Puesta a asumir el ridículo, Robles, la voz de su amo, se hizo grabar una nerviosa rectificación en la que elogió la unidad (¿?) del Gobierno y se tragó toda descalificación a la ley que Irene Montero se empeña en no cambiar y Sánchez apoya. Que una persona que probablemente no ha leído una ley en su vida sea la encargada de apadrinar leyes parece un relato del gran Baroja que nació el Día de los Santos Inocentes de hace ciento cincuenta años.
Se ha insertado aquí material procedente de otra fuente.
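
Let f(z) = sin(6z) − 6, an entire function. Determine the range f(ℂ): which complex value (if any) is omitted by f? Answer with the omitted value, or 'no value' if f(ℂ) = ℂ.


Little Picard bounds the complement of f(ℂ) to at most one point.
sin is entire and surjective onto ℂ: for every w ∈ ℂ, sin(ζ) = w has a solution ζ ∈ ℂ (e.g., via the complex inverse arcsin). With ζ = 6z this gives z = ζ/(6). Then 1·sin(6z) takes every value in 1·ℂ = ℂ, and adding -6 is a bijection of ℂ. So f is surjective and omits no value. (Note: only on the real line is sin bounded by [−1, 1].)

Omitted value: no value.


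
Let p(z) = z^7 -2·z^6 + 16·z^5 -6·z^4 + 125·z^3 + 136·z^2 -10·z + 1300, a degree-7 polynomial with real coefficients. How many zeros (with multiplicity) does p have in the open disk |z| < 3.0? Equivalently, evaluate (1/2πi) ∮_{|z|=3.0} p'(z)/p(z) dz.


The zeros of p are: (1 + 2i), (1 - 2i), (2 + 3i), (2 - 3i), -2, (-1 + 3i), (-1 - 3i).
Their magnitudes are: 2.236, 2.236, 3.606, 3.606, 2, 3.162, 3.162.
Zeros with |z| < R = 3.0: (1 + 2i), (1 - 2i), -2.
Count = 3.
By the argument principle, (1/2πi) ∮_{|z|=R} p'(z)/p(z) dz equals exactly this count.

Number of zeros inside |z| < 3.0: 3.


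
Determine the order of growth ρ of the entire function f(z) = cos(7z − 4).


cos(w) is a linear combination of e^{iw} and e^{−iw} (or e^w, e^{−w} in the hyperbolic case), so |cos(w)| ≤ e^{|w|}. With w = 7z − 4, |w| ≤ 7|z| + 4 = 7r + 4 on |z| = r, giving M(r) ≤ e^{7r + 4}, so ρ ≤ 1. On a suitable ray (z = it for sin/cos; z = t for sinh/cosh, t real → ∞), |cos(7z − 4)| grows like e^{7|t|}/2, so ρ ≥ 1. Hence ρ = 1.
Therefore ρ = 1.

Order ρ = 1.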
Este pasado 28 de diciembre no se sabía si las inocentadas eran decisiones del Gobierno.

Irene Montero sólo hace caja, es experta, y se emplea en conseguir millones y millones de todos para su Ministerio, promoviendo que los niños aprendan sexo, programando talleres para que los niños jueguen con muñecas y decidan que son niñas, y cosas tan necesarias como que desde la adolescencia nuestros hijos o nietos vivan sexualizados en grado sumo. ¿No se ha detenido a pensar la ministra que acaso todo ello tiene que ver con la violencia de género? Pues parece que no. Durante la existencia de su Ministerio no sólo no ha amainado sino que ha aumentado. Las mujeres son asesinadas en una terrible espiral. Que Rosell crea que hay que destinar un policía tras cada española o español y que los jueces deben arreglar el problema es otro despropósito.

Los ministros siguen rectificándose a sí mismos, los enfrentamientos en el seno del Gobierno se disparan y también entre los ministros de Podemos. Belarra no puede ver ni en pintura a Yolanda, la chulísima, y se dice que Pablo Iglesias, el derrotado que no se resigna a desaparecer del primer plano, podría optar por Irene Montero para candidata a la presidencia del Gobierno. Tendrá muchos valores pero no sé si la avalan para tan alta responsabilidad. Diría que no. Recuerdo un video de hace años en el que hablaba doctamente sobre algunos de sus conocimientos en artes eróticas. Mientras, la voz del amo no descansa y sus ecos tampoco. Se están dejando la piel o eso repite el eco.